Back in the day, people walked into their banks and stood in long lines to deposit checks or make withdrawals. With the birth of automated tellers, direct deposit and online banking, consumers have slowly withdrawn from face-to-face visits. Online banking is changing the industry and the role of bank branches has changed with it.

      

While online mobile connections make simple transactions more accessible and efficient, there is still a need for the local bank branch. A recent survey from Bankrate.com reveals that 30 percent of Americans haven't visited a bank branch within the past six months. When they do go, the purpose of their visits is no longer to make a simple deposit or withdrawal – they want consultation and personalized attention.

Impact of Age

The Bankrate.com survey also found that the age of the consumer has an impact on how they do their banking. For example, 52 percent of banking customers age 50 and older have visited a bank branch within the past 30 days. Only 42 percent of consumers age 30 and younger have made their way to a bank branch in the last 30 days.

Older Americans are traditionally slower to adopt new technology, such as online and mobile banking, but as time passes, they have learned to embrace it. According to a study by Digital Insight, 36 percent of seniors and 60 percent of Baby Boomers were actively using digital banking in 2011, as compared to 40 percent and 64 percent respectively in 2013. That number is predicted to increase to 55 percent of seniors and 70 percent of Baby Boomers by 2016.

Impact of Technology

Fewer customers visit bank branches to handle routine transactions that can now be done on their mobile devices and desktop computers. As a result, the size and layout of bank branch locations is beginning to change. They're smaller, and the teller line is no longer the central focus. The emergence of automated kiosks for express services and financial loan officers with tablets who can cater to customers anywhere in the room is a direct impact of technology.
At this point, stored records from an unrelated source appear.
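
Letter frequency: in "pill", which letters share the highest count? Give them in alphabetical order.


Word: "pill"
Letter counts:
  'i': 1
  'l': 2
  'p': 1
Maximum count = 2
Most frequent = 'l' (2 times each)


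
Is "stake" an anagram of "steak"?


Word 1: "steak" → sorted: aekst
Word 2: "stake" → sorted: aekst
Same letters? aekst == aekst
Anagram = Yes


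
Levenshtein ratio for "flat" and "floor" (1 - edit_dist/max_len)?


Word 1: "flat" (length 4)
Word 2: "floor" (length 5)
One optimal edit sequence:
  1. keep 'f'
  2. keep 'l'
  3. insert 'o'  (+1)
  4. substitute 'a' -> 'o'  (+1)
  5. substitute 't' -> 'r'  (+1)
Edit distance = 3
Max length = max(4, 5) = 5
Similarity = 1 - 3/5
= 0.4000


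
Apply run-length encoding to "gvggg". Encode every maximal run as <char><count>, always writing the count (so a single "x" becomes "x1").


String: "gvggg"
Scanning for consecutive runs:
  'g' x 1
  'v' x 1
  'g' x 3
RLE = "g1v1g3"


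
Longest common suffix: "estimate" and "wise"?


Word 1: "estimate"
Word 2: "wise"
Comparing from end:
  Pos -1: 'e' == 'e'
  Pos -2: 't' != 's' (stop)
LCS = "e" (length 1)


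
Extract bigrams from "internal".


Word: "internal" (length 8)
Number of bigrams = 8 - 2 + 1 = 7
  Position 0: "in"
  Position 1: "nt"
  Position 2: "te"
  Position 3: "er"
  Position 4: "rn"
  Position 5: "na"
  Position 6: "al"
Bigrams = "in", "nt", "te", "er", "rn", "na", "al"


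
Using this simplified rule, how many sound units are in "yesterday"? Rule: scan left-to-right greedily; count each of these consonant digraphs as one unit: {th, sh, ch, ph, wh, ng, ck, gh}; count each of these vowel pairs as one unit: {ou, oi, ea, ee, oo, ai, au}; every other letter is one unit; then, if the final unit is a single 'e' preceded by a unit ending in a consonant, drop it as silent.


Word: "yesterday" (9 letters)
Left-to-right scan:
  1. 'y' (letter)
  2. 'e' (letter)
  3. 's' (letter)
  4. 't' (letter)
  5. 'e' (letter)
  6. 'r' (letter)
  7. 'd' (letter)
  8. 'a' (letter)
  9. 'y' (letter)
Units from scan: 9
Sound units = 9 units


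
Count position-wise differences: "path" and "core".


Comparing character by character (same length = 4):
  Pos 0: 'p' vs 'c' !=
  Pos 1: 'a' vs 'o' !=
  Pos 2: 't' vs 'r' !=
  Pos 3: 'h' vs 'e' !=
Hamming distance = 4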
While mobile and web technology are expected to continue eclipsing brick-and-mortar branches in the future, don't count out the branches completely just yet. People may have taken day-to-day transactions into their own hands, but consultation for financing and resolution of account problems have come to the forefront of face-to-face banking needs, and the value of real human interaction there isn’t likely to diminish anytime soon.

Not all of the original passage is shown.